Open-Access: This article is an open-access article that was selected by an in-house editor and fully peer-reviewed by external reviewers. It is distributed in accordance with the Creative Commons Attribution NonCommercial (CC BY-NC 4.0) license, which permits others to distribute, remix, adapt, build upon this work non-commercially, and license their derivative works on different terms, provided the original work is properly cited and the use is non-commercial. See: http://creativecommons.org/Licenses/by-nc/4.0/
Corresponding author: Nikolaos Pyrsopoulos, FAASLD, AGAF, FACG, MD, PhD, Professor, Department of Medicine, Division of Gastroenterology and Hepatology, Rutgers New Jersey Medical School, 185 South Orange Ave, Newark, NJ 07103, United States. pyrsopni@njms.rutgers.edu
Received: March 12, 2021
Peer-review started: March 12, 2021
First decision: April 6, 2021
Revised: April 19, 2021
Accepted: April 28, 2021
Article in press: April 28, 2021
Published online: May 24, 2021
Processing time: 70 Days and 20.3 Hours
Abstract

Hepatocellular carcinoma (HCC) is the most common primary malignancy of the liver and is unfortunately associated with an overall poor prognosis and high mortality. Early and intermediate stages of HCC allow for treatment with surgical resection, ablation and even liver transplantation, however disease progression warrants conventional systemic therapy. For years treatment options were limited to molecular-targeting medications, of which sorafenib remains the standard of care. The recent development and success of immune checkpoint inhibitors has proven to be a breakthrough in the treatment of HCC, but there is an urgent need for the development of further novel therapeutic treatments that prolong overall survival and minimize recurrence. Current investigation is focused on adoptive cell therapy including chimeric antigen receptor-T cells (CAR-T cells), T cell receptor (TCR) engineered T cells, dendritic cells, natural killer cells, and tumor infiltrating lymphocyte cells, which have shown remarkable success in the treatment of hematological and solid tumor malignancies. In this review we briefly introduce readers to the currently approved systemic treatment options and present clinical and experimental evidence of HCC immunotherapeutic treatments that will hopefully one day allow for revolutionary change in the treatment modalities used for unresectable HCC. We also provide an up-to-date compilation of ongoing clinical trials investigating CAR-T cells, TCR engineered T cells, cancer vaccines and oncolytic viruses, while discussing strategies that can help overcome commonly faced challenges when utilizing cellular based treatments.

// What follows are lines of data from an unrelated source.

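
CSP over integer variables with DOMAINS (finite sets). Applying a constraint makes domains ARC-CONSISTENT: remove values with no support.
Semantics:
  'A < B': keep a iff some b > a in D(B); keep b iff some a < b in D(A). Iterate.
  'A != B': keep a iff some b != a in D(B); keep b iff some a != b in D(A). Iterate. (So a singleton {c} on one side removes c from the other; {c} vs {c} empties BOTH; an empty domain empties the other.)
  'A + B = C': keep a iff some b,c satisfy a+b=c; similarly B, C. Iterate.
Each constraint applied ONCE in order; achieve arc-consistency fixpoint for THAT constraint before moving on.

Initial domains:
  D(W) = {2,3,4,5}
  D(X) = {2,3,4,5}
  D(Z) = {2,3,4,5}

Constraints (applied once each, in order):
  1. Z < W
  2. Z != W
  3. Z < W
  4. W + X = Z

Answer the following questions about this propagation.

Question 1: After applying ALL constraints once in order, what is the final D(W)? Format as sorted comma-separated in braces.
Constraint 1 (Z < W) on D(Z)={2,3,4,5} D(W)={2,3,4,5}: Z {2,3,4,5}->{2,3,4}; W {2,3,4,5}->{3,4,5}
Constraint 2 (Z != W) on D(Z)={2,3,4} D(W)={3,4,5}: no change
Constraint 3 (Z < W) on D(Z)={2,3,4} D(W)={3,4,5}: no change
Constraint 4 (W + X = Z) on D(W)={3,4,5} D(X)={2,3,4,5} D(Z)={2,3,4}: W {3,4,5}->{}; X {2,3,4,5}->{}; Z {2,3,4}->{}
So after all 4 constraints: D(W) = {}

Answer: {}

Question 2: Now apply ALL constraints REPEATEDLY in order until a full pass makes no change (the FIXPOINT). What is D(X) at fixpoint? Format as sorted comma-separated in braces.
pass 0 (initial): D(X)={2,3,4,5}
pass 1: W {2,3,4,5}->{}; X {2,3,4,5}->{}; Z {2,3,4,5}->{}
pass 2: no change
Fixpoint after 2 passes: D(X) = {}

Answer: {}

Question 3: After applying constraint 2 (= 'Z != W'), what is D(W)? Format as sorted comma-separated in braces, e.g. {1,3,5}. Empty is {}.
Constraint 1 (Z < W) on D(Z)={2,3,4,5} D(W)={2,3,4,5}: Z {2,3,4,5}->{2,3,4}; W {2,3,4,5}->{3,4,5}
Constraint 2 (Z != W) on D(Z)={2,3,4} D(W)={3,4,5}: no change
So after constraint 2: D(W) = {3,4,5}

Answer: {3,4,5}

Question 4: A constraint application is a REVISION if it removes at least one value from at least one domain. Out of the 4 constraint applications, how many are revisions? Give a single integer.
Answer: 2

Derivation:
Constraint 1 (Z < W) on D(Z)={2,3,4,5} D(W)={2,3,4,5}: Z {2,3,4,5}->{2,3,4}; W {2,3,4,5}->{3,4,5} => REVISION
Constraint 2 (Z != W) on D(Z)={2,3,4} D(W)={3,4,5}: no change => not a revision
Constraint 3 (Z < W) on D(Z)={2,3,4} D(W)={3,4,5}: no change => not a revision
Constraint 4 (W + X = Z) on D(W)={3,4,5} D(X)={2,3,4,5} D(Z)={2,3,4}: W {3,4,5}->{}; X {2,3,4,5}->{}; Z {2,3,4}->{} => REVISION
Total revisions = 2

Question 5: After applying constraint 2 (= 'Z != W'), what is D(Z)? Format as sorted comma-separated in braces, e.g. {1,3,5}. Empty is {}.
Constraint 1 (Z < W) on D(Z)={2,3,4,5} D(W)={2,3,4,5}: Z {2,3,4,5}->{2,3,4}; W {2,3,4,5}->{3,4,5}
Constraint 2 (Z != W) on D(Z)={2,3,4} D(W)={3,4,5}: no change
So after constraint 2: D(Z) = {2,3,4}

Answer: {2,3,4}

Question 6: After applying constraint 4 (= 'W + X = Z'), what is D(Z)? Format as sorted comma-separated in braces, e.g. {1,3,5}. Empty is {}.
Constraint 1 (Z < W) on D(Z)={2,3,4,5} D(W)={2,3,4,5}: Z {2,3,4,5}->{2,3,4}; W {2,3,4,5}->{3,4,5}
Constraint 2 (Z != W) on D(Z)={2,3,4} D(W)={3,4,5}: no change
Constraint 3 (Z < W) on D(Z)={2,3,4} D(W)={3,4,5}: no change
Constraint 4 (W + X = Z) on D(W)={3,4,5} D(X)={2,3,4,5} D(Z)={2,3,4}: W {3,4,5}->{}; X {2,3,4,5}->{}; Z {2,3,4}->{}
So after constraint 4: D(Z) = {}

Answer: {}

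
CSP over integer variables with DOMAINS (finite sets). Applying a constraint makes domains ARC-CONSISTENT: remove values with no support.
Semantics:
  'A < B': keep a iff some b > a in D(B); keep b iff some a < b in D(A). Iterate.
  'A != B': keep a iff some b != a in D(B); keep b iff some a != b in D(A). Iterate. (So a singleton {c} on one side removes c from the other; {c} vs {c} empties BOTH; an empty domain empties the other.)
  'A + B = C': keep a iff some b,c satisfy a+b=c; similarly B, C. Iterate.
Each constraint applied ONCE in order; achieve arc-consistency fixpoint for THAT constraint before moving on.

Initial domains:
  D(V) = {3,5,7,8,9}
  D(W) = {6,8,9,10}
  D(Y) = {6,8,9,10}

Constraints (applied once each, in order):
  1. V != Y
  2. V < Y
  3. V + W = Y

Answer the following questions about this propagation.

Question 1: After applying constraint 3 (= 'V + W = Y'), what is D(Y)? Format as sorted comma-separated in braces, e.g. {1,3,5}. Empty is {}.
Constraint 1 (V != Y) on D(V)={3,5,7,8,9} D(Y)={6,8,9,10}: no change
Constraint 2 (V < Y) on D(V)={3,5,7,8,9} D(Y)={6,8,9,10}: no change
Constraint 3 (V + W = Y) on D(V)={3,5,7,8,9} D(W)={6,8,9,10} D(Y)={6,8,9,10}: V {3,5,7,8,9}->{3}; W {6,8,9,10}->{6}; Y {6,8,9,10}->{9}
So after constraint 3: D(Y) = {9}

Answer: {9}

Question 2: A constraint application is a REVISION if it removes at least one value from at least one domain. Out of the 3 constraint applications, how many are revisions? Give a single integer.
Constraint 1 (V != Y) on D(V)={3,5,7,8,9} D(Y)={6,8,9,10}: no change => not a revision
Constraint 2 (V < Y) on D(V)={3,5,7,8,9} D(Y)={6,8,9,10}: no change => not a revision
Constraint 3 (V + W = Y) on D(V)={3,5,7,8,9} D(W)={6,8,9,10} D(Y)={6,8,9,10}: V {3,5,7,8,9}->{3}; W {6,8,9,10}->{6}; Y {6,8,9,10}->{9} => REVISION
Total revisions = 1

Answer: 1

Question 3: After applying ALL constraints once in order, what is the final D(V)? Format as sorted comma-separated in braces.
Constraint 1 (V != Y) on D(V)={3,5,7,8,9} D(Y)={6,8,9,10}: no change
Constraint 2 (V < Y) on D(V)={3,5,7,8,9} D(Y)={6,8,9,10}: no change
Constraint 3 (V + W = Y) on D(V)={3,5,7,8,9} D(W)={6,8,9,10} D(Y)={6,8,9,10}: V {3,5,7,8,9}->{3}; W {6,8,9,10}->{6}; Y {6,8,9,10}->{9}
So after all 3 constraints: D(V) = {3}

Answer: {3}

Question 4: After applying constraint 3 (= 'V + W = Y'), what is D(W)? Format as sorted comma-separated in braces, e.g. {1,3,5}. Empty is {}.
Constraint 1 (V != Y) on D(V)={3,5,7,8,9} D(Y)={6,8,9,10}: no change
Constraint 2 (V < Y) on D(V)={3,5,7,8,9} D(Y)={6,8,9,10}: no change
Constraint 3 (V + W = Y) on D(V)={3,5,7,8,9} D(W)={6,8,9,10} D(Y)={6,8,9,10}: V {3,5,7,8,9}->{3}; W {6,8,9,10}->{6}; Y {6,8,9,10}->{9}
So after constraint 3: D(W) = {6}

Answer: {6}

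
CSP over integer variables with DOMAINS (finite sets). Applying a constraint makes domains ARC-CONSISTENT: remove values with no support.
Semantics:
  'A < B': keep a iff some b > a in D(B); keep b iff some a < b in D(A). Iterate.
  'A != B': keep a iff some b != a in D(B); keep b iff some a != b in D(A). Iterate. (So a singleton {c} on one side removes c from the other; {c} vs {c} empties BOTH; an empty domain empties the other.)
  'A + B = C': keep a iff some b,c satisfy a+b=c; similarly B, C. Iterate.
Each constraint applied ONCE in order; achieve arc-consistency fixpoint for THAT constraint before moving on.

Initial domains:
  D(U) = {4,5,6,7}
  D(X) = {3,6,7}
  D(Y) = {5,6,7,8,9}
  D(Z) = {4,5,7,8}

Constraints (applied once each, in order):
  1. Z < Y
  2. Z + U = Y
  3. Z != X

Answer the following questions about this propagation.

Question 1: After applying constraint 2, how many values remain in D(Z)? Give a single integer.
Answer: 2

Derivation:
Constraint 1 (Z < Y) on D(Z)={4,5,7,8} D(Y)={5,6,7,8,9}: no change
Constraint 2 (Z + U = Y) on D(Z)={4,5,7,8} D(U)={4,5,6,7} D(Y)={5,6,7,8,9}: Z {4,5,7,8}->{4,5}; U {4,5,6,7}->{4,5}; Y {5,6,7,8,9}->{8,9}
So after constraint 2: D(Z)={4,5}, size = 2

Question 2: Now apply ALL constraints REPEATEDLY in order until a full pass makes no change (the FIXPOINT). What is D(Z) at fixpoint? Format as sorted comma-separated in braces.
Answer: {4,5}

Derivation:
pass 0 (initial): D(Z)={4,5,7,8}
pass 1: U {4,5,6,7}->{4,5}; Y {5,6,7,8,9}->{8,9}; Z {4,5,7,8}->{4,5}
pass 2: no change
Fixpoint after 2 passes: D(Z) = {4,5}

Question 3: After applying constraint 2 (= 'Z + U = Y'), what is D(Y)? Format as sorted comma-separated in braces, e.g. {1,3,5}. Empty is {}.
Constraint 1 (Z < Y) on D(Z)={4,5,7,8} D(Y)={5,6,7,8,9}: no change
Constraint 2 (Z + U = Y) on D(Z)={4,5,7,8} D(U)={4,5,6,7} D(Y)={5,6,7,8,9}: Z {4,5,7,8}->{4,5}; U {4,5,6,7}->{4,5}; Y {5,6,7,8,9}->{8,9}
So after constraint 2: D(Y) = {8,9}

Answer: {8,9}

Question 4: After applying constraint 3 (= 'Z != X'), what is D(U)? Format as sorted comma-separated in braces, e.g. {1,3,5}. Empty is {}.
Answer: {4,5}

Derivation:
Constraint 1 (Z < Y) on D(Z)={4,5,7,8} D(Y)={5,6,7,8,9}: no change
Constraint 2 (Z + U = Y) on D(Z)={4,5,7,8} D(U)={4,5,6,7} D(Y)={5,6,7,8,9}: Z {4,5,7,8}->{4,5}; U {4,5,6,7}->{4,5}; Y {5,6,7,8,9}->{8,9}
Constraint 3 (Z != X) on D(Z)={4,5} D(X)={3,6,7}: no change
So after constraint 3: D(U) = {4,5}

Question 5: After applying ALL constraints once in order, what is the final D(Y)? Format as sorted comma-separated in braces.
Answer: {8,9}

Derivation:
Constraint 1 (Z < Y) on D(Z)={4,5,7,8} D(Y)={5,6,7,8,9}: no change
Constraint 2 (Z + U = Y) on D(Z)={4,5,7,8} D(U)={4,5,6,7} D(Y)={5,6,7,8,9}: Z {4,5,7,8}->{4,5}; U {4,5,6,7}->{4,5}; Y {5,6,7,8,9}->{8,9}
Constraint 3 (Z != X) on D(Z)={4,5} D(X)={3,6,7}: no change
So after all 3 constraints: D(Y) = {8,9}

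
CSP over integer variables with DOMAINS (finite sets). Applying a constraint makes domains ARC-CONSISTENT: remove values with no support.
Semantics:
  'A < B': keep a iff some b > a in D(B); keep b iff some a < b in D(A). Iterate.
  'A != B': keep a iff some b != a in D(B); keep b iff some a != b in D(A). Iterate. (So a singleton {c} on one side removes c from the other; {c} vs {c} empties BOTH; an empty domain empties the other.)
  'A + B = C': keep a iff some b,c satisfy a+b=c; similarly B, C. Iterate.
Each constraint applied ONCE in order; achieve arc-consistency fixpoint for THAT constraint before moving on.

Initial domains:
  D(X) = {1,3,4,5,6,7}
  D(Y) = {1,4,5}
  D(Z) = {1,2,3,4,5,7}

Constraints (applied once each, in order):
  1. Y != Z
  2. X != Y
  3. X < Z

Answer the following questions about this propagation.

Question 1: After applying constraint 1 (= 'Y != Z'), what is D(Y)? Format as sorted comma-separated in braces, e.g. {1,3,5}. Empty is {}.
Constraint 1 (Y != Z) on D(Y)={1,4,5} D(Z)={1,2,3,4,5,7}: no change
So after constraint 1: D(Y) = {1,4,5}

Answer: {1,4,5}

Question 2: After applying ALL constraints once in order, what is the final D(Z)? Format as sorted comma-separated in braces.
Answer: {2,3,4,5,7}

Derivation:
Constraint 1 (Y != Z) on D(Y)={1,4,5} D(Z)={1,2,3,4,5,7}: no change
Constraint 2 (X != Y) on D(X)={1,3,4,5,6,7} D(Y)={1,4,5}: no change
Constraint 3 (X < Z) on D(X)={1,3,4,5,6,7} D(Z)={1,2,3,4,5,7}: X {1,3,4,5,6,7}->{1,3,4,5,6}; Z {1,2,3,4,5,7}->{2,3,4,5,7}
So after all 3 constraints: D(Z) = {2,3,4,5,7}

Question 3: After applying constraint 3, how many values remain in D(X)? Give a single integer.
Constraint 1 (Y != Z) on D(Y)={1,4,5} D(Z)={1,2,3,4,5,7}: no change
Constraint 2 (X != Y) on D(X)={1,3,4,5,6,7} D(Y)={1,4,5}: no change
Constraint 3 (X < Z) on D(X)={1,3,4,5,6,7} D(Z)={1,2,3,4,5,7}: X {1,3,4,5,6,7}->{1,3,4,5,6}; Z {1,2,3,4,5,7}->{2,3,4,5,7}
So after constraint 3: D(X)={1,3,4,5,6}, size = 5

Answer: 5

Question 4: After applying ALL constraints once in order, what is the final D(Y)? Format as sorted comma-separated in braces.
Constraint 1 (Y != Z) on D(Y)={1,4,5} D(Z)={1,2,3,4,5,7}: no change
Constraint 2 (X != Y) on D(X)={1,3,4,5,6,7} D(Y)={1,4,5}: no change
Constraint 3 (X < Z) on D(X)={1,3,4,5,6,7} D(Z)={1,2,3,4,5,7}: X {1,3,4,5,6,7}->{1,3,4,5,6}; Z {1,2,3,4,5,7}->{2,3,4,5,7}
So after all 3 constraints: D(Y) = {1,4,5}

Answer: {1,4,5}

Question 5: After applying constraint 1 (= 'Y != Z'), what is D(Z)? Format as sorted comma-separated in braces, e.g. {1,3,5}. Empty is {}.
Answer: {1,2,3,4,5,7}

Derivation:
Constraint 1 (Y != Z) on D(Y)={1,4,5} D(Z)={1,2,3,4,5,7}: no change
So after constraint 1: D(Z) = {1,2,3,4,5,7}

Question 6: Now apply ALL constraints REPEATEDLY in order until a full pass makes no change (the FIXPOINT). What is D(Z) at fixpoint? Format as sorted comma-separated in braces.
pass 0 (initial): D(Z)={1,2,3,4,5,7}
pass 1: X {1,3,4,5,6,7}->{1,3,4,5,6}; Z {1,2,3,4,5,7}->{2,3,4,5,7}
pass 2: no change
Fixpoint after 2 passes: D(Z) = {2,3,4,5,7}

Answer: {2,3,4,5,7}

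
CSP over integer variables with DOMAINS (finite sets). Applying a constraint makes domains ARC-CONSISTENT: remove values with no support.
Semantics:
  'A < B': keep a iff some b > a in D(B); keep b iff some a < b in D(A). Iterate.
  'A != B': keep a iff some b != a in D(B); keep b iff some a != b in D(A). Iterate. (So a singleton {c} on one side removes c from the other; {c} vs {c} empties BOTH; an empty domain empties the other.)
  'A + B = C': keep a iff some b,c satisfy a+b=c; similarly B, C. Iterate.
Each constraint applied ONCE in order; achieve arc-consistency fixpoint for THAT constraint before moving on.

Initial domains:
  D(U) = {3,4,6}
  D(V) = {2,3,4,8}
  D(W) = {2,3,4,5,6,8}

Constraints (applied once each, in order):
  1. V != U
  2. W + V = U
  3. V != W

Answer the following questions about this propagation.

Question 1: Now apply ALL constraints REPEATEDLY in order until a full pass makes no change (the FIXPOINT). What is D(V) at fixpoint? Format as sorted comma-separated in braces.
Answer: {2,3,4}

Derivation:
pass 0 (initial): D(V)={2,3,4,8}
pass 1: U {3,4,6}->{4,6}; V {2,3,4,8}->{2,3,4}; W {2,3,4,5,6,8}->{2,3,4}
pass 2: no change
Fixpoint after 2 passes: D(V) = {2,3,4}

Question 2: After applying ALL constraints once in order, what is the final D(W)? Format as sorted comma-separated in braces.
Constraint 1 (V != U) on D(V)={2,3,4,8} D(U)={3,4,6}: no change
Constraint 2 (W + V = U) on D(W)={2,3,4,5,6,8} D(V)={2,3,4,8} D(U)={3,4,6}: W {2,3,4,5,6,8}->{2,3,4}; V {2,3,4,8}->{2,3,4}; U {3,4,6}->{4,6}
Constraint 3 (V != W) on D(V)={2,3,4} D(W)={2,3,4}: no change
So after all 3 constraints: D(W) = {2,3,4}

Answer: {2,3,4}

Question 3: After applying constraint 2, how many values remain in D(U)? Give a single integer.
Answer: 2

Derivation:
Constraint 1 (V != U) on D(V)={2,3,4,8} D(U)={3,4,6}: no change
Constraint 2 (W + V = U) on D(W)={2,3,4,5,6,8} D(V)={2,3,4,8} D(U)={3,4,6}: W {2,3,4,5,6,8}->{2,3,4}; V {2,3,4,8}->{2,3,4}; U {3,4,6}->{4,6}
So after constraint 2: D(U)={4,6}, size = 2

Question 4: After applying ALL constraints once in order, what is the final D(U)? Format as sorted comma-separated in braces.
Answer: {4,6}

Derivation:
Constraint 1 (V != U) on D(V)={2,3,4,8} D(U)={3,4,6}: no change
Constraint 2 (W + V = U) on D(W)={2,3,4,5,6,8} D(V)={2,3,4,8} D(U)={3,4,6}: W {2,3,4,5,6,8}->{2,3,4}; V {2,3,4,8}->{2,3,4}; U {3,4,6}->{4,6}
Constraint 3 (V != W) on D(V)={2,3,4} D(W)={2,3,4}: no change
So after all 3 constraints: D(U) = {4,6}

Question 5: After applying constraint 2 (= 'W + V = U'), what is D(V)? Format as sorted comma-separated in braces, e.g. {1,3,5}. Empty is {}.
Constraint 1 (V != U) on D(V)={2,3,4,8} D(U)={3,4,6}: no change
Constraint 2 (W + V = U) on D(W)={2,3,4,5,6,8} D(V)={2,3,4,8} D(U)={3,4,6}: W {2,3,4,5,6,8}->{2,3,4}; V {2,3,4,8}->{2,3,4}; U {3,4,6}->{4,6}
So after constraint 2: D(V) = {2,3,4}

Answer: {2,3,4}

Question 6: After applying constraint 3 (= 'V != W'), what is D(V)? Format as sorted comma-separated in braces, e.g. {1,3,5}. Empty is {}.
Constraint 1 (V != U) on D(V)={2,3,4,8} D(U)={3,4,6}: no change
Constraint 2 (W + V = U) on D(W)={2,3,4,5,6,8} D(V)={2,3,4,8} D(U)={3,4,6}: W {2,3,4,5,6,8}->{2,3,4}; V {2,3,4,8}->{2,3,4}; U {3,4,6}->{4,6}
Constraint 3 (V != W) on D(V)={2,3,4} D(W)={2,3,4}: no change
So after constraint 3: D(V) = {2,3,4}

Answer: {2,3,4}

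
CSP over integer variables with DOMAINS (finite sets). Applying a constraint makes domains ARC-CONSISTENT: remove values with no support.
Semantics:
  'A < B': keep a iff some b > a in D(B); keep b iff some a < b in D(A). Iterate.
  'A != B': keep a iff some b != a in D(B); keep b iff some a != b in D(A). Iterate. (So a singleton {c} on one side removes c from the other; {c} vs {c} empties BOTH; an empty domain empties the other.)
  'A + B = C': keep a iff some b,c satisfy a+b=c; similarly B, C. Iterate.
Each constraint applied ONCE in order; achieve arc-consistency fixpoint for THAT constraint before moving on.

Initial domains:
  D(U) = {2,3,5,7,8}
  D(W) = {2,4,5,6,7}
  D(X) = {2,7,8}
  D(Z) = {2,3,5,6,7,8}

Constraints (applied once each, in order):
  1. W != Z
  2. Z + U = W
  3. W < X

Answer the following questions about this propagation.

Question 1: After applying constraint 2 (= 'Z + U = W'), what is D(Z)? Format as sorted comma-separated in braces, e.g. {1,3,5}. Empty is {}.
Constraint 1 (W != Z) on D(W)={2,4,5,6,7} D(Z)={2,3,5,6,7,8}: no change
Constraint 2 (Z + U = W) on D(Z)={2,3,5,6,7,8} D(U)={2,3,5,7,8} D(W)={2,4,5,6,7}: Z {2,3,5,6,7,8}->{2,3,5}; U {2,3,5,7,8}->{2,3,5}; W {2,4,5,6,7}->{4,5,6,7}
So after constraint 2: D(Z) = {2,3,5}

Answer: {2,3,5}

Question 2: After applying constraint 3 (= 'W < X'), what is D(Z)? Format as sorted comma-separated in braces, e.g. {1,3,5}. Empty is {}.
Constraint 1 (W != Z) on D(W)={2,4,5,6,7} D(Z)={2,3,5,6,7,8}: no change
Constraint 2 (Z + U = W) on D(Z)={2,3,5,6,7,8} D(U)={2,3,5,7,8} D(W)={2,4,5,6,7}: Z {2,3,5,6,7,8}->{2,3,5}; U {2,3,5,7,8}->{2,3,5}; W {2,4,5,6,7}->{4,5,6,7}
Constraint 3 (W < X) on D(W)={4,5,6,7} D(X)={2,7,8}: X {2,7,8}->{7,8}
So after constraint 3: D(Z) = {2,3,5}

Answer: {2,3,5}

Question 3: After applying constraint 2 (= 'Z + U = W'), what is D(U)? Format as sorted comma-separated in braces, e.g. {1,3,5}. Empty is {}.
Constraint 1 (W != Z) on D(W)={2,4,5,6,7} D(Z)={2,3,5,6,7,8}: no change
Constraint 2 (Z + U = W) on D(Z)={2,3,5,6,7,8} D(U)={2,3,5,7,8} D(W)={2,4,5,6,7}: Z {2,3,5,6,7,8}->{2,3,5}; U {2,3,5,7,8}->{2,3,5}; W {2,4,5,6,7}->{4,5,6,7}
So after constraint 2: D(U) = {2,3,5}

Answer: {2,3,5}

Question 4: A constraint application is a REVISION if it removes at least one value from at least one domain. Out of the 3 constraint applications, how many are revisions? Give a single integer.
Answer: 2

Derivation:
Constraint 1 (W != Z) on D(W)={2,4,5,6,7} D(Z)={2,3,5,6,7,8}: no change => not a revision
Constraint 2 (Z + U = W) on D(Z)={2,3,5,6,7,8} D(U)={2,3,5,7,8} D(W)={2,4,5,6,7}: Z {2,3,5,6,7,8}->{2,3,5}; U {2,3,5,7,8}->{2,3,5}; W {2,4,5,6,7}->{4,5,6,7} => REVISION
Constraint 3 (W < X) on D(W)={4,5,6,7} D(X)={2,7,8}: X {2,7,8}->{7,8} => REVISION
Total revisions = 2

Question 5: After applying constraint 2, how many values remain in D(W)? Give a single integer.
Answer: 4

Derivation:
Constraint 1 (W != Z) on D(W)={2,4,5,6,7} D(Z)={2,3,5,6,7,8}: no change
Constraint 2 (Z + U = W) on D(Z)={2,3,5,6,7,8} D(U)={2,3,5,7,8} D(W)={2,4,5,6,7}: Z {2,3,5,6,7,8}->{2,3,5}; U {2,3,5,7,8}->{2,3,5}; W {2,4,5,6,7}->{4,5,6,7}
So after constraint 2: D(W)={4,5,6,7}, size = 4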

Keywords: Hepatocellular carcinoma; Immunotherapy; Immune cells; Adoptive T cell therapy; Chimeric antigen receptor-T cell; Clinical trials

Core Tip: Over the recent years investigation for safe and effective treatments for unresectable hepatocellular carcinoma (HCC) has shifted focus from various chemotherapeutic agents to immune based therapy. Although far from being finalized, immune cell-based therapy has shown efficacy in a variety of clinical trials, indicating possible future utilization alone or in combination for the prevention and treatment of HCC.